According to the religion of Islam, Muslims are not allowed to use the concept of interest when dealing with money. In Canada this type of no-interest set up for mortgages, credit cards, loans and financial instruments do not currently exist. Therefore, Muslims have to use the traditional means like everyone else but only because the Islam compliant methods do not exist which means there is a market that is looking for these types of products. The way these products usually work is instead of giving someone a credit card, for example, and charging them a 10% interest rate on purchases, they actually sell the credit card for a fee, let’s say, $75 for two years and then there is a 0% interest rate on purchases.

This can be beneficial to the companies offering these products because they get paid up front for the product, however, they do limit the amount they can earn due to a 0% interest rate and that amount is less than the maximum amount they can earn on traditional methods. Still, with a strong niche demand for this type of product, a real opportunity exists for someone to make a solid business here. It is quite likely that once a private company does enter this market with Islamic compliant financial products, one of the big banks will also enter and can possibly be serious competition. However, it is possible that they will choose to acquire the private company as they obviously would have been successful and that would be a smaller risk for the bank to take.

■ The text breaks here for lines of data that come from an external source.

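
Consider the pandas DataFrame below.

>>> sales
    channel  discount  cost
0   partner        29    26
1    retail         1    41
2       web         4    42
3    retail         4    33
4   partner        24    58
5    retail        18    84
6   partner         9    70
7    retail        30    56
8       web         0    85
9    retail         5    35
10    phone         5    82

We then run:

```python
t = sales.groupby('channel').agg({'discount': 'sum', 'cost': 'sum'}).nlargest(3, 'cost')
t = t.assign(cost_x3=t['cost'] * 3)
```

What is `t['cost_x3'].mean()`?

group by channel: sum(discount), sum(cost):
         discount  cost
channel                
partner        62   154
phone           5    82
retail         58   249
web             4   127
take 3 rows with largest cost:
         discount  cost
channel                
retail         58   249
partner        62   154
web             4   127
add column cost_x3 = t['cost'] * 3:
         discount  cost  cost_x3
channel                         
retail         58   249      747
partner        62   154      462
web             4   127      381
mean of column 'cost_x3' → 530.0

530.0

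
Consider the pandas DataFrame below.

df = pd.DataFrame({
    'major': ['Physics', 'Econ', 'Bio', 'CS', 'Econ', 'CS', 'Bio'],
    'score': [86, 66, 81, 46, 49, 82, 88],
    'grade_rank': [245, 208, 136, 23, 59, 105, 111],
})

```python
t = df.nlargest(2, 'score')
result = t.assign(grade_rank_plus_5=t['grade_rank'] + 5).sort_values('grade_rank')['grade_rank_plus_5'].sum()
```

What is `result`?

366

take 2 rows with largest score:
     major  score  grade_rank
6      Bio     88         111
0  Physics     86         245
add column grade_rank_plus_5 = t['grade_rank'] + 5:
     major  score  grade_rank  grade_rank_plus_5
6      Bio     88         111                116
0  Physics     86         245                250
sort by grade_rank:
     major  score  grade_rank  grade_rank_plus_5
6      Bio     88         111                116
0  Physics     86         245                250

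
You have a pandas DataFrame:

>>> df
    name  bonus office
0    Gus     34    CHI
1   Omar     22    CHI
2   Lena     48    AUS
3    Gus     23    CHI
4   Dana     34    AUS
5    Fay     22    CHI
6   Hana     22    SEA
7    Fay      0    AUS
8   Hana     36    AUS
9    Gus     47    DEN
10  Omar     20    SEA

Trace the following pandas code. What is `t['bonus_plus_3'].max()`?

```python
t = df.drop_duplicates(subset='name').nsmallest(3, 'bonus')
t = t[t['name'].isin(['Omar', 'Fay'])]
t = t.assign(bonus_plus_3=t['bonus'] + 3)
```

25

drop duplicate name (keep=first):
   name  bonus office
0   Gus     34    CHI
1  Omar     22    CHI
2  Lena     48    AUS
4  Dana     34    AUS
5   Fay     22    CHI
6  Hana     22    SEA
take 3 rows with smallest bonus:
   name  bonus office
1  Omar     22    CHI
5   Fay     22    CHI
6  Hana     22    SEA
filter rows where name in ['Omar', 'Fay']:
   name  bonus office
1  Omar     22    CHI
5   Fay     22    CHI
add column bonus_plus_3 = t['bonus'] + 3:
   name  bonus office  bonus_plus_3
1  Omar     22    CHI            25
5   Fay     22    CHI            25
The max of column 'bonus_plus_3' is 25.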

This opportunity also exists in the U.S., even though these products exist there to some degree. In the U.S., the potential is there because the demand is not being completely met. Also, in both countries, this type of product can appeal to other people that would like the idea and may not be Muslim at all. I can see many people willing to pay a fee for a credit card or mortgage and then having no interest to worry about. There is definitely some segment of the market that would prefer this structure.

In the U.S. the companies that have offered these products said it took them about 10 years to breakeven which is fairly high, but perhaps their plans were not the best or their execution was not optimal. Regardless, it would definitely need to be an entity that has a substantial financial backing that would be able to offer such products so the time may be less of a concern if the potential is clearly there, which it is. Perhaps these products will eventually be a mainstay in our markets and we will all have the choice of purchasing them over the traditional methods. More options are always a good thing when it comes to financial products.